First, many thanks for rallying us and organising the call and Tony for the Webex hosting.

Here's my rough notes on what we discussed.  Please do correct/add anything I misunderstood, left out or noted down incorrectly.

1.   multihome-without-nat66 activity

We discussed draft-troan-multihoming-without-nat66-00 and agreed that the draft was relevant to our work and worth reading more closely and contributing to.  There did not seem to be any conflicts.   It may help focus some of our own discussions.

Tim circulated a pointer to 
	draft-huitema-multi6-addr-selection-00
	draft-huitema-multi6-experiment-00
which appear to be older takes on a similar theme.

Tony mentioned his desire to revive his work on ICMPv6 messaging to indicate selection problems/hints.   I haven't reread Christian's drafts yet but I recall a similar idea is mentioned in one of those.

2.  Discussion/outputs from IETF77

I think we agreed it's too early to discuss the specifics of configuration syntax.

3.  Remaining issues

The latest draft from the DT discussion is draft-ietf-6man-addr-select-considerations-00, which just expired and should be refreshed.

How dynamic?  I think we agreed that cases where policy changes might be very dynamic would be where either hosts are moving within a site frequently, or where the site is using very dynamic traffic engineering that may affect external path selections.    For the typical enterprise this would be unusual, as it would be for a typical SOHO network.

We felt that in the general case when a device fetches/receives new address configuration information it should also fetch/receive the policy information.

We didn't discuss policy distribution in non-DHCPv6 networks, though we did say such networks are probably not 'managed' and thus there's less likely to be configured policy to distribute.

On policy conflicts we agreed this was of course a hard problem.   It's also one that's generic to other DHCP-served configuration information not just address selection policy (if we work on that as a solution), and also to conflicts between configuration information received in other ways (perhaps by RFC5006-bis or even manual configuration).   There are also per-interface conflicts, e.g. from a laptop in a 'coffee shop' wireless running a VPN connection to a home site; policy may then apply per prefix in use.   

We did say that the delivery of the configuration information is a 'network' problem while the conflict resolution is a 'host' one, so if that claim is reasonable we could begin to work on these independently (and policy conflict is something 'bigger picture' to include mif WG etc).

The question of legacy hosts was raised.   There was some agreement that this is not an overly important issue.

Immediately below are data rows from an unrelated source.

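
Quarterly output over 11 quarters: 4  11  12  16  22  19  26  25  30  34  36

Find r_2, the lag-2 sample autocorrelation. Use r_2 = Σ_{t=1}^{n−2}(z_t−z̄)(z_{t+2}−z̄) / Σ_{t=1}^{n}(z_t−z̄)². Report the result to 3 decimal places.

Mean z̄ = (4 + 11 + 12 + 16 + 22 + 19 + 26 + 25 + 30 + 34 + 36)/11 = 21.3636
Numerator Σ_{t=1}^{9}(z_t−z̄)(z_{t+2}−z̄) = 431.6446
Denominator Σ(z_t−z̄)² = 1014.5455
r_2 = 431.6446 / 1014.5455 = 0.425

0.425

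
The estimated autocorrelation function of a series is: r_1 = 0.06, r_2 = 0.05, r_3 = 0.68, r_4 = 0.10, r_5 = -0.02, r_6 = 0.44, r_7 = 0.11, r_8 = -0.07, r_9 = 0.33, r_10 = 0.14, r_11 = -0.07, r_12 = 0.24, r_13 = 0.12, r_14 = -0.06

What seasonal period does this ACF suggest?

3

The largest autocorrelation is r_3 = 0.68, with weaker echoes at lags 6 (0.44), 9 (0.33) and 12 (0.24); the remaining lags stay at or below 0.14.
The dominant spike at lag 3 indicates a seasonal period of 3.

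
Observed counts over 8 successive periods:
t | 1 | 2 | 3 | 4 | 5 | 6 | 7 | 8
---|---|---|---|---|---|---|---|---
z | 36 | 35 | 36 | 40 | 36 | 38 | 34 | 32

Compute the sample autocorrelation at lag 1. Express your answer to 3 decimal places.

0.107

Mean z̄ = (36 + 35 + 36 + 40 + 36 + 38 + 34 + 32)/8 = 35.8750
Deviations from mean: 0.1250, -0.8750, 0.1250, 4.1250, 0.1250, 2.1250, -1.8750, -3.8750
Σ(z_t−z̄)(z_{t+1}−z̄) = (-0.1094) + (-0.1094) + (0.5156) + (0.5156) + (0.2656) + (-3.9844) + (7.2656) = 4.3594
Denominator Σ(z_t−z̄)² = 40.8750
r_1 = 4.3594 / 40.8750 = 0.107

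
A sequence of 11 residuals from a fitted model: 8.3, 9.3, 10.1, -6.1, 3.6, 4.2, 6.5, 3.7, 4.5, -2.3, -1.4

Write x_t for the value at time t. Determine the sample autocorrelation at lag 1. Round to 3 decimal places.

0.104

Mean x̄ = (8.3 + 9.3 + 10.1 − 6.1 + 3.6 + 4.2 + 6.5 + 3.7 + 4.5 − 2.3 − 1.4)/11 = 3.6727
Numerator Σ_{t=1}^{10}(x_t−x̄)(x_{t+1}−x̄) = 27.0147
Denominator Σ(x_t−x̄)² = 260.2618
r_1 = 27.0147 / 260.2618 = 0.104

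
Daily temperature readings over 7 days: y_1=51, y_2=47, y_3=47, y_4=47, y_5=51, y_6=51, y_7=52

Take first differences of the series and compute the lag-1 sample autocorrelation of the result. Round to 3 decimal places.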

We seemed to agree that pushing out RFC3484-bis asap was good given many implementors have already applied many of the recommendations that have been made.   See draft-arifumi-6man-rfc3484-revise-02.

4.  Next steps

We talked about the need to get something out (policy distribution method for an enterprise for example) against the likely IETF requirement to consider enough corner cases to make the work valid.   We felt that by abstracting the distribution method to the network and stating the conflict resolution is a per-host issue, we can make progress on at least a DHCPv6-based distribution solution (given our consensus on 'how dynamic' above).

We agreed to try to hold another telecon in 2 weeks or so after discussion on the list.    The list discussion could usefully work on an applicability statement.

We would try to find out the Apple position on address selection implementation for Mac OSX.    It does appear from NANOG that Apple are to implement DHCPv6 'soon'.